Garment industry counting on EU GSP+ for lease of life
By Dilshani Samaraweera
The garment sector is targeting a ‘modest’ growth in 2007 by using the European Union’s GSP+ duty-free scheme to offset market losses in the US.
Traditionally USA has been Sri Lanka’s largest market for ready made garments. But increased competition after the removal of quotas has forced a market shift towards Europe.
In 2006, Sri Lankan garment exporters watched while their less than 1%, share of the US market was eaten into by China and other low cost producers. The industry representative body, the Joint Apparel Association Forum (JAAF) says the industry may be unable to meet its export target of US$ 3 billion by the end of 2006, due to US market losses. However, the industry is setting a 5% export growth target for 2007 by pinning its hopes on European markets.
“We expect a slight shortfall in the 2006 export earnings target of US$ 3 billion mainly due to market losses in the US. However, we are expecting overall growth of about 5% in 2006,” said Chairman of JAAF, Ajith Dias. “In 2007, we are expecting a similar modest growth of 5% and export earnings of over US$ 3 billion. Most of this growth is anticipated in European markets. In the US, we expect to see further losses in 2007,” said Mr Dias.
JAAF said that Sri Lanka’s market share in the US had dropped by about 2% by November 2006 but had grown by almost 12% in Europe. The growth in Europe is attributed the EU’s GSP+ scheme that allows Sri Lankan garments duty free entry into EU countries.
“The EU is the growth market because of the GSP+. We have also requested some changes to the rules of the GSP+ and these changes will also help further growth in 2007,” said Mr Dias.
Sri Lankan exporters have had difficulties using the EU’s GSP+ scheme because of its rigid rules of origin that ask for over 50% domestic value addition and domestic double transformation. So to help industries make better use of the GSP+, the Trade Ministry has requested that the domestic value addition be reduced to 35% and the rules be made more user-friendly.
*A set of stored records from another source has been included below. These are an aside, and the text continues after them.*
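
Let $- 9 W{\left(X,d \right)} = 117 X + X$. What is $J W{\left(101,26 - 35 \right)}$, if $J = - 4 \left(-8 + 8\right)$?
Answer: $0$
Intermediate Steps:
$W{\left(X,d \right)} = - \frac{118 X}{9}$ ($W{\left(X,d \right)} = - \frac{117 X + X}{9} = - \frac{118 X}{9}$)
$J = 0$ ($J = \left(-4\right) 0 = 0$)
$J W{\left(101,26 - 35 \right)} = 0 \left(\left(- \frac{118}{9}\right) 101\right) = 0 \left(- \frac{11918}{9}\right) = 0$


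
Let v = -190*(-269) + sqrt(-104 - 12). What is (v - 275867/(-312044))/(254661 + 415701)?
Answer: 5316281569/69727479976 + I*sqrt(29)/335181 ≈ 0.076244 + 1.6066e-5*I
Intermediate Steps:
v = 51110 + 2*I*sqrt(29) (v = 51110 + sqrt(-116) = 51110 + 2*I*sqrt(29) ≈ 51110.0 + 10.77*I)
(v - 275867/(-312044))/(254661 + 415701) = ((51110 + 2*I*sqrt(29)) - 275867/(-312044))/(254661 + 415701) = ((51110 + 2*I*sqrt(29)) - 275867*(-1/312044))/670362 = ((51110 + 2*I*sqrt(29)) + 275867/312044)*(1/670362) = (15948844707/312044 + 2*I*sqrt(29))*(1/670362) = 5316281569/69727479976 + I*sqrt(29)/335181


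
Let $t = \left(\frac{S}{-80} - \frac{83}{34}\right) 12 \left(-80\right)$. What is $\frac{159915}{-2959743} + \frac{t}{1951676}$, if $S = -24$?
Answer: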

The garment industry is expecting a favourable response from the EU this year. With changes to the GSP+ rules, Sri Lankan garments is hoping to grow its market share in Italy, Germany and France in addition to its main market in the UK.
US problem
Although prospects in European markets look set to improve for the garment industry, losses in the US are an increasing source of worry. Particularly given the high dependence on the US. Although Sri Lankan garments account for less than 1% of total US garment imports from the world, this translates into over half (58% in 2005) of total garment exports from Sri Lanka.
In 2005 the US once more limited Chinese exports through quotas but this did not stop erosion of Sri Lankan market share. Steeper losses are expected with Vietnam getting into free trade this year and growing exports from India. Quotas on China will also be removed after end-2008.
“We will have to look at how to increase entry into the US. The trade agreement is now history. So we must now move up the scale. China is not the only worry. The Indian government is investing US$ 5 billion in backward integration and upgrading. This is on top of the backward integration in cotton that they already have. That kind of money has got to show results at some point,” says Mr Dias.
JAAF is looking at using ethical trading concepts to hold the US market and increase Sri Lanka’s share of high value exports.
“Ethical manufacture is the key. Even in Europe we got the GSP+ because of our labour standards. This can also be used in the US. So it is very important to promote this and retain the image of being an ethical manufacturing destination,” says Mr Dias.
However, the industry does not have a clear strategy to maintain its grip on the US market.
Peace is priority
In spite of all strategies, the garment industry points out that peace is priority for industry growth.
“Peace is an absolute priority. One reason is that the conflict affects the image and buyers don’t like to come here. On the other hand, war brings about inflation and that puts up costs. So we get stuck in-between. Right now we are not feeling an impact but if the situation is prolonged it will seriously affect us,” says Mr Dias.